14 Mart 2012 Çarşamba

Hayat bi "oyun" !..


Hayatın bazen bana oyun oynadığını düşünüyorum. Elime yetinebileceğim sadece 4 kart vermiş. Bunları mantıklı, yerinde ve zamanında kullanmazsam onları da kaybedecekmişim gibi sanki. Rakiplerim de öyle kurnaz ki elimdeki kartları biliyorlar ona göre oynuyorlar benimle. Onları kaybetmek istemediğimi biliyorlar çünkü. Bu yüzden her zaman uyanık olmalıyım. Elimdeki benim için değerli olan 4 kartı kaybetmemek için.
Rakiplerim de yetmezmiş gibi, zaman da onların şeytanı olmuş. Hep onlardan yana. Bana düşman.
Bu oyunun kurallarını da ben belirlememişim. İçine atmışlar adeta beni. Çıkmak istiyorum, 4 kartıma kıyamıyorum. Gücümü onlardan alıyorum. Yerden kart çektiğim zamanlarda ise, çektiğim gibi geri bırakıyorum. Çünkü o çektiğim kartlar o güzelim 4 kartın yanına olmuyor, yakışmıyor. Elim daha da kötüye gidiyor. Rakiplerimi izliyorum ama onlar bir, ben tekim. Bütün işe yarar kartlar onlarda, ben hep yerden çekmek zorunda kalıyorum. İşin garibi, karşımdakilerin eli hep aynı ama sureti değişik. Hepsi aynı ustalıkla oynuyor oyunlarını. Bir tek ben beceremiyorum. Risk alamıyorum, korkuyorum. Çok korkuyorum bu oyunu kaybetmekten. Çok korkuyorum elimdeki 4 kartı kaybetmekten. Çünkü onlar giderse ben biterim.
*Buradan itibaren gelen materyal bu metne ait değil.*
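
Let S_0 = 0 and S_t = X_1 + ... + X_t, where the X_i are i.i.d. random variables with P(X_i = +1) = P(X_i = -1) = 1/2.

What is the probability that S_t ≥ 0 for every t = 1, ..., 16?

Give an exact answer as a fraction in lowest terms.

Let f(t,s) = #length-t paths at position s with S_1..S_t all ≥ 0.
f(t,s) = f(t-1,s-1) + f(t-1,s+1) for s ≥ 0; f(t,s) = 0 for s < 0.
t=0: f(0,0)=1
t=1: f(1,1)=1
t=2: f(2,0)=1 f(2,2)=1
t=3: f(3,1)=2 f(3,3)=1
t=4: f(4,0)=2 f(4,2)=3 f(4,4)=1
t=5: f(5,1)=5 f(5,3)=4 f(5,5)=1
t=6: f(6,0)=5 f(6,2)=9 f(6,4)=5 f(6,6)=1
t=7: f(7,1)=14 f(7,3)=14 f(7,5)=6 f(7,7)=1
t=8: f(8,0)=14 f(8,2)=28 f(8,4)=20 f(8,6)=7 f(8,8)=1
t=9: f(9,1)=42 f(9,3)=48 f(9,5)=27 f(9,7)=8 f(9,9)=1
t=10: f(10,0)=42 f(10,2)=90 f(10,4)=75 f(10,6)=35 f(10,8)=9 f(10,10)=1
t=11: f(11,1)=132 f(11,3)=165 f(11,5)=110 f(11,7)=44 f(11,9)=10 f(11,11)=1
t=12: f(12,0)=132 f(12,2)=297 f(12,4)=275 f(12,6)=154 f(12,8)=54 f(12,10)=11 f(12,12)=1
t=13: f(13,1)=429 f(13,3)=572 f(13,5)=429 f(13,7)=208 f(13,9)=65 f(13,11)=12 f(13,13)=1
t=14: f(14,0)=429 f(14,2)=1001 f(14,4)=1001 f(14,6)=637 f(14,8)=273 f(14,10)=77 f(14,12)=13 f(14,14)=1
t=15: f(15,1)=1430 f(15,3)=2002 f(15,5)=1638 f(15,7)=910 f(15,9)=350 f(15,11)=90 f(15,13)=14 f(15,15)=1
t=16: f(16,0)=1430 f(16,2)=3432 f(16,4)=3640 f(16,6)=2548 f(16,8)=1260 f(16,10)=440 f(16,12)=104 f(16,14)=15 f(16,16)=1
Σ_s f(16,s) = 12870
P = 12870/65536 = 6435/32768

Answer: 6435/32768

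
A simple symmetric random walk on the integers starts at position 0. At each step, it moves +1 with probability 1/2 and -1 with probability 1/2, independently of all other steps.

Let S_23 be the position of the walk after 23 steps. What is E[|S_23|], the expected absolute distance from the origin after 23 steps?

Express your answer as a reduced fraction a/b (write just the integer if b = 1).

Answer: 2028117/524288

Derivation:
S_23 takes values m ≡ 1 (mod 2) with |m| ≤ 23; P(S_23=m) = C(23,(23+m)/2)/2^23.
Total paths: 2^23 = 8388608
Distribution: P(S=-23)=1/8388608, P(S=-21)=23/8388608, P(S=-19)=253/8388608, P(S=-17)=1771/8388608, P(S=-15)=8855/8388608, P(S=-13)=33649/8388608, P(S=-11)=100947/8388608, P(S=-9)=245157/8388608, P(S=-7)=490314/8388608, P(S=-5)=817190/8388608, P(S=-3)=1144066/8388608, P(S=-1)=1352078/8388608, P(S=1)=1352078/8388608, P(S=3)=1144066/8388608, P(S=5)=817190/8388608, P(S=7)=490314/8388608, P(S=9)=245157/8388608, P(S=11)=100947/8388608, P(S=13)=33649/8388608, P(S=15)=8855/8388608, P(S=17)=1771/8388608, P(S=19)=253/8388608, P(S=21)=23/8388608, P(S=23)=1/8388608
E[|S_23|] = Σ_m |m|·P(S_23=m) = 32449872/8388608 = 2028117/524288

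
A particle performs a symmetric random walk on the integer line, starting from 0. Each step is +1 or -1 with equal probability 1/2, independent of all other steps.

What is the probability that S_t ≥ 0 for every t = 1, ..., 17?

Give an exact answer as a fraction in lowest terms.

Answer: 12155/65536

Derivation:
Let f(t,s) = #length-t paths at position s with S_1..S_t all ≥ 0.
f(t,s) = f(t-1,s-1) + f(t-1,s+1) for s ≥ 0; f(t,s) = 0 for s < 0.
t=0: f(0,0)=1
t=1: f(1,1)=1
t=2: f(2,0)=1 f(2,2)=1
t=3: f(3,1)=2 f(3,3)=1
t=4: f(4,0)=2 f(4,2)=3 f(4,4)=1
t=5: f(5,1)=5 f(5,3)=4 f(5,5)=1
t=6: f(6,0)=5 f(6,2)=9 f(6,4)=5 f(6,6)=1
t=7: f(7,1)=14 f(7,3)=14 f(7,5)=6 f(7,7)=1
t=8: f(8,0)=14 f(8,2)=28 f(8,4)=20 f(8,6)=7 f(8,8)=1
t=9: f(9,1)=42 f(9,3)=48 f(9,5)=27 f(9,7)=8 f(9,9)=1
t=10: f(10,0)=42 f(10,2)=90 f(10,4)=75 f(10,6)=35 f(10,8)=9 f(10,10)=1
t=11: f(11,1)=132 f(11,3)=165 f(11,5)=110 f(11,7)=44 f(11,9)=10 f(11,11)=1
t=12: f(12,0)=132 f(12,2)=297 f(12,4)=275 f(12,6)=154 f(12,8)=54 f(12,10)=11 f(12,12)=1
t=13: f(13,1)=429 f(13,3)=572 f(13,5)=429 f(13,7)=208 f(13,9)=65 f(13,11)=12 f(13,13)=1
t=14: f(14,0)=429 f(14,2)=1001 f(14,4)=1001 f(14,6)=637 f(14,8)=273 f(14,10)=77 f(14,12)=13 f(14,14)=1
t=15: f(15,1)=1430 f(15,3)=2002 f(15,5)=1638 f(15,7)=910 f(15,9)=350 f(15,11)=90 f(15,13)=14 f(15,15)=1
t=16: f(16,0)=1430 f(16,2)=3432 f(16,4)=3640 f(16,6)=2548 f(16,8)=1260 f(16,10)=440 f(16,12)=104 f(16,14)=15 f(16,16)=1
t=17: f(17,1)=4862 f(17,3)=7072 f(17,5)=6188 f(17,7)=3808 f(17,9)=1700 f(17,11)=544 f(17,13)=119 f(17,15)=16 f(17,17)=1
Σ_s f(17,s) = 24310
P = 24310/131072 = 12155/65536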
Çünkü onlar giderse oyun biter, hayat biter…
Ama ben yenilmeden, elimdekileri kaybetmeden, 4 kartımın yanına ekleyebileceğim yerdeki 1 kartı da çekerek bu oyunu bitireceğim.
Kendime söz verdim.
13 Mart 2012    00:03

Eski ben..


Duygularımın yoğun olduğu bir zamandayım yine,sanıyorum ki. Öyle ki ne yapacağımı bildiğim halde kılım bile kıpardamıyor bazen. Çünkü artık bir şeyler yapmaya ne halim var ne de gücüm. Ayrıca hiçbir şey için sabrım olduğu da söylenemez. Kendimi en yakın sağlık kuruluşuna götürmek istiyorum böyle zamanlarda.
                Boş zamanlarımda kendimi meşgul eden hiçbir şey yok. İyi mi kötü mü bilemedim. Son sınıf olmamdan dolayı kafamı kurcalayan binlerce soru var. Biri bana dev ekran televizyonda önümüzdeki 10 yıl içinde neler yaşayacağımı izletse benden mutlusu olmaz sanırım. Düşündüm de dev ekran olmasa da olur.
Yapacağım binlerce şey var, daha doğrusu yapmam gereken. Ama hepsinden kaçıyorum. İçimden gelmiyor. Bu durumdan kurtulmamı sağlayacak birine ya da bir şeye ihtiyacım var.
-O şey ne zaman gelecek ?
-Beni ne zaman eski ben yapacak ? Bilmiyorum. Belki de hiçbir zaman “eski ben” diye bir şey olmadı. Ben hep böyleydim. Bilemiyorum… Tek bildiğim “olağanüstü mutluluk” durumunu yaşamak istediğim. Her gün aklıma gelen o gelecek planlarımı sorunsuz uygulamak istediğim.
Yazmayalı çok uzun zaman olmuş, şu an fark ettim. Beni yazmaya iten gücün ne olduğunu da bilmiyorum. Aklım karışık, beynim karışık, içim karışık. Ne yapacağımı bilmiyorum. Uyumak istiyorum sadece. Bolca uyumak, saatlerce uyumak. Rüya görmek, iyi rüyalar, güzel rüyalar..
Yazmak insanı rahatlatıyor sanırım biraz.
Rahatladım mı acaba ? Bunu da bilemiyorum.
İyi geceler..
6 Mart 2012  01:01 

19 Şubat 2012 Pazar

Bakkala gittim gelicem

şehir dışında okuduğumdan mütevellit her gidiş zamanım geldiğinde içimi bi hüzün kaplar.ağlamak değil ama sadece hüzün.çevresindekilere ters davranmak,olmayacak şeylere alınmak da cabası.neyin tribiyse bu.sanki ben yapmadım tercihlerimi.neyse olmuş bi kere kalmış şurda yarım dönem,mezunum. sonra ne halt yiceğim belli değil ama orasını karıştırmayalım.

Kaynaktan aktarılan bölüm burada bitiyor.